Since COVID, Australians from all walks of life have performed an extraordinary pivot. In fact, most of us are conducting more of our personal and business dealings digitally than we did five years ago.
In both personal and business realms, millions of transactions previously performed in the real world now take place virtually, as a matter of course. Whether it’s shopping for groceries, booking our vehicles in for service or consulting healthcare professionals, we want the option to do it online, at times and places that suit us.
It’s the same story in the B2B sphere. Ecommerce is now the most effective sales channel, rated ahead of in-person, video conference, telephone and email by 35 per cent of respondents to the McKinsey global B2B Pulse survey.
Business customers are willing to make significant purchases online, with 70 per cent of decision makers prepared to spend up to $US500,000 on a single ecommerce transaction, the survey revealed.
Suppliers of all stripes have clocked that shift and responded accordingly by ramping up their digital capability and creating the sort of slick, seamless online customer experiences that behemoths like Amazon and eBay have been delivering up as standard for many years.
Citizen consumers
Consequently, a growing number of Australians have come to view themselves, subconsciously at least, as consumers in almost every area of their private and professional lives.
And, increasingly, they’ve begun to expect the same quality, technology-enabled experiences from local, state and federal government as they receive from commercial organisations. Whether they’re receiving them is open to question.
Some administrations have certainly committed to swapping cumbersome, legacy processes and practices for nimble, flexible digital alternatives. Take the state of NSW, for example. In late 2022, its then government announced that its goal was to become the country’s most customer-centric administration by 2030.
“From empowering customers to have more control of how they share personal information in a safe and secure way through the NSW Digital ID program, to never losing or misplacing your birth certificate with the nation-leading Digital Birth Certificate, NSW is delivering digital initiatives for all walks of life,” Victor Dominello, former Minister for Customer Service and Digital Government, noted.
Charting a course
For individual departments and agencies, determining where the digitisation journey should begin can be a sixty-four-million-dollar question.
While the scope may appear endless – and the process overwhelming – focusing on a handful of key ‘pillars’ can illuminate the way forward.
Arguably the most important of these pillars is citizen experience – offering people the same sort of easy-to-use services they’ve become accustomed to accessing in the private sector.
Making the majority of government processes and services available online speeds up processing times and radically increases convenience for ‘customers’, while simultaneously allowing agencies to reduce their operating costs.
Optimising processes
Developing a process-based culture should also be a focus, given it’s the foundation stone for genuine operational efficiency, across both the front and back offices.
An organisation can only reach its full potential when inefficiencies are rigorously eliminated and processes—including the small, ordinary internal ones—are optimised.
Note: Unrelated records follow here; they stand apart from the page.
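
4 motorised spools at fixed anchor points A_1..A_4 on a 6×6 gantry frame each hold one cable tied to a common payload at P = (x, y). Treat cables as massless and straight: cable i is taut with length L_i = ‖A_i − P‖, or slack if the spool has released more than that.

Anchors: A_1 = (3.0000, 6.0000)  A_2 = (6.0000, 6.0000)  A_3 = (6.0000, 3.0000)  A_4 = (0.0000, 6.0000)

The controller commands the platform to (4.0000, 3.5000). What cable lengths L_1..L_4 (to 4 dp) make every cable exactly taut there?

L_1: Δ = A_1−P = (-1.0000, 2.5000) → ‖Δ‖ = √7.2500 = 2.6926
L_2: Δ = A_2−P = (2.0000, 2.5000) → ‖Δ‖ = √10.2500 = 3.2016
L_3: Δ = A_3−P = (2.0000, -0.5000) → ‖Δ‖ = √4.2500 = 2.0616
L_4: Δ = A_4−P = (-4.0000, 2.5000) → ‖Δ‖ = √22.2500 = 4.7170

(2.6926, 3.2016, 2.0616, 4.7170)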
That’s where robotic process automation (RPA) technology comes into its own. It can be deployed to automate a vast array of repetitive rule-based tasks and processes across an organisation, to streamline operations, reduce errors and speed response times.
From employee onboarding and records management to internal file sharing, agencies that embrace RPA will typically identify a multitude of opportunities to drive efficiency, minimise frustration and free employees up to focus on higher value activities.
Enabling innovation
Life is a journey, not a destination, as the old saying has it. So, too, is digitisation.
That’s why every public sector transformation initiative should be designed to enable ongoing innovation. There will always be the scope to further improve processes and to respond more effectively to citizens’ needs.
Being well positioned to identify high value opportunities and quickly launch new solutions to address them will enable agencies to sustain the high standard of customer service Australians of today and tomorrow expect and deserve.
Keeping faith with citizens
It’s no surprise that consumers prefer easy, consistent experiences. To drive better engagement with citizens, the State should also provide transparent, straightforward and efficient experiences that match those interactions provided by commercial companies.
The onus is on public sector agencies to deliver and RPA technology can help them do so, at speed. If it’s not part of the tech stack in your organisation, chances are you’ll struggle to engage those customers who stopped standing in queues long ago.